La mise en service débute dans l’usine d’hydrogène vert de 2,2 GW en Arabie saoudite
Dans le cadre d’un vaste projet d’énergie renouvelable en Arabie saoudite, les équipements ont commencé leur transfert des constructeurs aux exploitants. Neom Green Hydrogen Company a entamé la mise en service de son usine de 2,2 GW d’hydrogène vert et d’ammoniac, une coentreprise entre Acwa, Air Products et Neom. L’entreprise prévoit la disponibilité des produits en 2027.
L’usine est construite autour de sites de production d’énergie solaire et éolienne totalisant 4 GW, dont l’achèvement était prévu pour la mi-2026, selon l’entreprise. Une fois opérationnelle, cette installation alimentée par le vent et le soleil produira jusqu’à 600 tonnes par jour d’hydrogène vert. Sungrow a déclaré qu’elle fournirait la technologie d’onduleurs du projet, notamment sa solution d’onduleur modulaire 1+X. En mars, Neom Green Hydrogen Company a déclaré que la construction était achevée à 90 % sur l’ensemble des sites.

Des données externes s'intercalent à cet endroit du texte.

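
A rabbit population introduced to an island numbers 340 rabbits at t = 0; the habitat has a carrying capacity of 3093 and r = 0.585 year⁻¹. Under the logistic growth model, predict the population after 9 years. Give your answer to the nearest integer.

A = (K − N₀)/N₀ = (3093 − 340)/340 = 8.0971.
N(t) = K/(1 + A·e^(−rt)) = 3093/(1 + 8.0971×e^(−0.585×9)).
e^(−5.265) = 0.0051694; denominator = 1 + 8.0971×0.0051694 = 1.0419.
N = 3093/1.0419 = 2968.74.

2969 rabbits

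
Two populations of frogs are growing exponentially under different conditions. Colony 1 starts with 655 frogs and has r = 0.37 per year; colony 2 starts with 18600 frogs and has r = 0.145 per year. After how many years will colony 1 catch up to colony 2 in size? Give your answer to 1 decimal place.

14.9 years

Set 655·e^(0.37t) = 18600·e^(0.145t).
e^((0.37 − 0.145)t) = 18600/655 → e^(0.225·t) = 28.397.
0.225·t = ln(28.397) = 3.3463, so t = 3.3463/0.225 = 14.872.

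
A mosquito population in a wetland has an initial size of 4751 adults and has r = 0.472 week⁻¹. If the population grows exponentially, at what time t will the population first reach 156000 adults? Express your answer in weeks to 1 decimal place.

7.4 weeks

Set N₀·e^(rt) = 156000: e^(0.472·t) = 156000/4751 = 32.835.
0.472·t = ln(32.835) = 3.4915, so t = 3.4915/0.472 = 7.3972.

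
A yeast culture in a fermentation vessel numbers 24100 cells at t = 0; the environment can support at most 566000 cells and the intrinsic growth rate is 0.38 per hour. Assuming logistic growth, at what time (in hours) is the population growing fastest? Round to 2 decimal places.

Logistic growth is fastest at N = K/2 = 283000.
A = (K − N₀)/N₀ = 22.485. Set K/(1 + A·e^(−rt)) = K/2 → A·e^(−rt) = 1.
e^(−0.38t) = 1/22.485 = 0.0444732, so t = ln(22.485)/0.38 = 3.1129/0.38 = 8.1918.

8.19 hours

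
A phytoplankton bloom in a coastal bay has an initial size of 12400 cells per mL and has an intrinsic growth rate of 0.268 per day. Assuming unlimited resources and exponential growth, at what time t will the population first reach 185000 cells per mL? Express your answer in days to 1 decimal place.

Set N₀·e^(rt) = 185000: e^(0.268·t) = 185000/12400 = 14.919.
0.268·t = ln(14.919) = 2.7027, so t = 2.7027/0.268 = 10.085.

10.1 days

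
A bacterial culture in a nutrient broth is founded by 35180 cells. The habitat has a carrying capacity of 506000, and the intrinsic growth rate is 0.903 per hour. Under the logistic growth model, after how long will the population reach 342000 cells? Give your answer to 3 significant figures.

3.69 hours

A = (K − N₀)/N₀ = (506000 − 35180)/35180 = 13.383.
Solve 506000/(1 + 13.383·e^(−0.903t)) = 342000: 1 + 13.383·e^(−0.903t) = 1.4795, so e^(−0.903t) = 0.035831.
−0.903·t = ln(0.035831) = -3.3289, so t = 3.3289/0.903 = 3.6865.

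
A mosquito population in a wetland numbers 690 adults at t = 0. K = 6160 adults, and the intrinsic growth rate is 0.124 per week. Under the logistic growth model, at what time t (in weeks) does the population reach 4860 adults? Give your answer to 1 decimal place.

A = (K − N₀)/N₀ = (6160 − 690)/690 = 7.9275.
Solve 6160/(1 + 7.9275·e^(−0.124t)) = 4860: 1 + 7.9275·e^(−0.124t) = 1.2675, so e^(−0.124t) = 0.0337418.
−0.124·t = ln(0.0337418) = -3.389, so t = 3.389/0.124 = 27.331.

27.3 weeks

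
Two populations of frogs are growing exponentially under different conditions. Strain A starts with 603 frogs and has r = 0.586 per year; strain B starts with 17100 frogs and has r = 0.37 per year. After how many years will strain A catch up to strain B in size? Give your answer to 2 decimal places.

15.49 years

Set 603·e^(0.586t) = 17100·e^(0.37t).
e^((0.586 − 0.37)t) = 17100/603 → e^(0.216·t) = 28.358.
0.216·t = ln(28.358) = 3.3449, so t = 3.3449/0.216 = 15.486.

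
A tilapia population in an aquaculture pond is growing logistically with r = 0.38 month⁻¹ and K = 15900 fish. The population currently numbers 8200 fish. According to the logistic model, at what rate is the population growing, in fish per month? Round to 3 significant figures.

1510 fish per month

dN/dt = rN(1 − N/K) = 0.38 × 8200 × (1 − 8200/15900).
1 − 8200/15900 = 0.48428; dN/dt = 0.38 × 8200 × 0.48428 = 1509.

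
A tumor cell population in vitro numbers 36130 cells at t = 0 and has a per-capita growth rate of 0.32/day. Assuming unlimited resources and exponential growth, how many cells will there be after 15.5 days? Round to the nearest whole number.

N(t) = N₀·e^(rt) = 36130 × e^(0.32×15.5) = 36130 × e^4.96.
e^4.96 ≈ 142.59, so N ≈ 36130 × 142.59 = 5.151914×10^6.

5151914 cells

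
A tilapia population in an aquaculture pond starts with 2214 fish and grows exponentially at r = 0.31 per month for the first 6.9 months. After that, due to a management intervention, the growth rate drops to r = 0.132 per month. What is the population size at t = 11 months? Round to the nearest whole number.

Phase 1: N(6.9) = 2214·e^(0.31×6.9) = 2214·e^2.139 = 18798.9.
Phase 2 runs for 11 − 6.9 = 4.1 months at r = 0.132.
N(11) = 18798.9·e^(0.132×4.1) = 18798.9·e^0.5412 = 32297.9.

32298 fish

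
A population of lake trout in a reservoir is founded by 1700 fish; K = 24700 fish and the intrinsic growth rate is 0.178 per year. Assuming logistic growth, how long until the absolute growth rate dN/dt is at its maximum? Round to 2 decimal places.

14.63 years

Logistic growth is fastest at N = K/2 = 12350.
A = (K − N₀)/N₀ = 13.529. Set K/(1 + A·e^(−rt)) = K/2 → A·e^(−rt) = 1.
e^(−0.178t) = 1/13.529 = 0.073913, so t = ln(13.529)/0.178 = 2.6049/0.178 = 14.634.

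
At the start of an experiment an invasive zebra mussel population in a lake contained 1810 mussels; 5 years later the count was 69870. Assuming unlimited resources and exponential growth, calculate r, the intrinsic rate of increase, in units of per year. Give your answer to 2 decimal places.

0.73 per year

From N(t) = N₀·e^(rt): e^(r·5) = 69870/1810 = 38.602.
r·5 = ln(38.602) = 3.6533, so r = 3.6533/5 = 0.73066.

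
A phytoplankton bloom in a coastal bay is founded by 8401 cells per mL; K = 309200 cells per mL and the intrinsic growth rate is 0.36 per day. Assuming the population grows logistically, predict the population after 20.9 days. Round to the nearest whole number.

A = (K − N₀)/N₀ = (309200 − 8401)/8401 = 35.805.
N(t) = K/(1 + A·e^(−rt)) = 309200/(1 + 35.805×e^(−0.36×20.9)).
e^(−7.524) = 0.00053997; denominator = 1 + 35.805×0.00053997 = 1.0193.
N = 309200/1.0193 = 303335.

303335 cells per mL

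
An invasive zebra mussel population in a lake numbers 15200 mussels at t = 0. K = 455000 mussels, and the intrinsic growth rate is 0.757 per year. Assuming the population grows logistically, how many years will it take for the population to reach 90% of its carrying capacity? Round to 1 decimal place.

7.3 years

A = (K − N₀)/N₀ = (455000 − 15200)/15200 = 28.934.
Solve 455000/(1 + 28.934·e^(−0.757t)) = 409500: 1 + 28.934·e^(−0.757t) = 1.1111, so e^(−0.757t) = 0.00384013.
−0.757·t = ln(0.00384013) = -5.5622, so t = 5.5622/0.757 = 7.3478.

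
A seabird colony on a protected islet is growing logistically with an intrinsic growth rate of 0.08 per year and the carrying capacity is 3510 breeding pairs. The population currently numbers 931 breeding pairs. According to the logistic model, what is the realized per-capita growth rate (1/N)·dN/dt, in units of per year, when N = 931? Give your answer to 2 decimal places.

(1/N)·dN/dt = r(1 − N/K) = 0.08 × (1 − 931/3510).
= 0.08 × 0.73476 = 0.058781.

0.06 per year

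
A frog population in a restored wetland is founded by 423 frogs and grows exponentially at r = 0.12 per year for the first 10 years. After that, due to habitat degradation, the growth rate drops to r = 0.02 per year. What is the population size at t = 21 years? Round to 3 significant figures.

1750 frogs

Phase 1: N(10) = 423·e^(0.12×10) = 423·e^1.2 = 1404.41.
Phase 2 runs for 21 − 10 = 11 years at r = 0.02.
N(21) = 1404.41·e^(0.02×11) = 1404.41·e^0.22 = 1750.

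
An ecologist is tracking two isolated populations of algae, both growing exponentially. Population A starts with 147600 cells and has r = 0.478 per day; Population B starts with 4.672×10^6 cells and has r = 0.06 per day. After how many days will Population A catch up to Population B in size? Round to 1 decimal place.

8.3 days

Set 147600·e^(0.478t) = 4.672×10^6·e^(0.06t).
e^((0.478 − 0.06)t) = 4.672×10^6/147600 → e^(0.418·t) = 31.653.
0.418·t = ln(31.653) = 3.4548, so t = 3.4548/0.418 = 8.2652.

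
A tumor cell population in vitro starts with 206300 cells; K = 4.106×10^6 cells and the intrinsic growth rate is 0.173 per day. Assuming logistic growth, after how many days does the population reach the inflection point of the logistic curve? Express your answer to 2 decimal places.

Logistic growth is fastest at N = K/2 = 2.053×10^6.
A = (K − N₀)/N₀ = 18.903. Set K/(1 + A·e^(−rt)) = K/2 → A·e^(−rt) = 1.
e^(−0.173t) = 1/18.903 = 0.0529015, so t = ln(18.903)/0.173 = 2.9393/0.173 = 16.99.

16.99 days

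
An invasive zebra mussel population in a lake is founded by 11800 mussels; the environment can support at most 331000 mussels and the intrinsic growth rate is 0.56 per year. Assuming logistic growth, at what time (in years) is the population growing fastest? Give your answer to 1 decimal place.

Logistic growth is fastest at N = K/2 = 165500.
A = (K − N₀)/N₀ = 27.051. Set K/(1 + A·e^(−rt)) = K/2 → A·e^(−rt) = 1.
e^(−0.56t) = 1/27.051 = 0.0369674, so t = ln(27.051)/0.56 = 3.2977/0.56 = 5.8888.

5.9 years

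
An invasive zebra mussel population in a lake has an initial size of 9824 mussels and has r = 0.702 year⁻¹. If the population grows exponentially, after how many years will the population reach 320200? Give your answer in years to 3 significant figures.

Set N₀·e^(rt) = 320200: e^(0.702·t) = 320200/9824 = 32.594.
0.702·t = ln(32.594) = 3.4841, so t = 3.4841/0.702 = 4.9631.

4.96 years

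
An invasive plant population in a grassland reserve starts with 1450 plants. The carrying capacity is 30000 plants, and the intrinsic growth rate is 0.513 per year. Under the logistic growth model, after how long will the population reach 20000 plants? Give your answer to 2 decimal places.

7.16 years

A = (K − N₀)/N₀ = (30000 − 1450)/1450 = 19.69.
Solve 30000/(1 + 19.69·e^(−0.513t)) = 20000: 1 + 19.69·e^(−0.513t) = 1.5, so e^(−0.513t) = 0.025394.
−0.513·t = ln(0.025394) = -3.6732, so t = 3.6732/0.513 = 7.1603.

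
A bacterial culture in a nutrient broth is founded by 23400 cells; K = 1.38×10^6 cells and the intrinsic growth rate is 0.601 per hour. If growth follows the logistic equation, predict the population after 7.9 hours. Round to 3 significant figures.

A = (K − N₀)/N₀ = (1.38×10^6 − 23400)/23400 = 57.974.
N(t) = K/(1 + A·e^(−rt)) = 1.38×10^6/(1 + 57.974×e^(−0.601×7.9)).
e^(−4.748) = 0.0086699; denominator = 1 + 57.974×0.0086699 = 1.5026.
N = 1.38×10^6/1.5026 = 918389.

918000 cells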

L’étape de mise en service vérifie que l’électricité renouvelable, les électrolyseurs et la production d’hydrogène peuvent fonctionner ensemble comme un seul système industriel. Les sources ne font pas encore état d’une production de produits ni d’un test de performance indépendant : le chiffre de 600 tonnes reste donc la capacité de production annoncée par le projet, et non un résultat démontré en exploitation.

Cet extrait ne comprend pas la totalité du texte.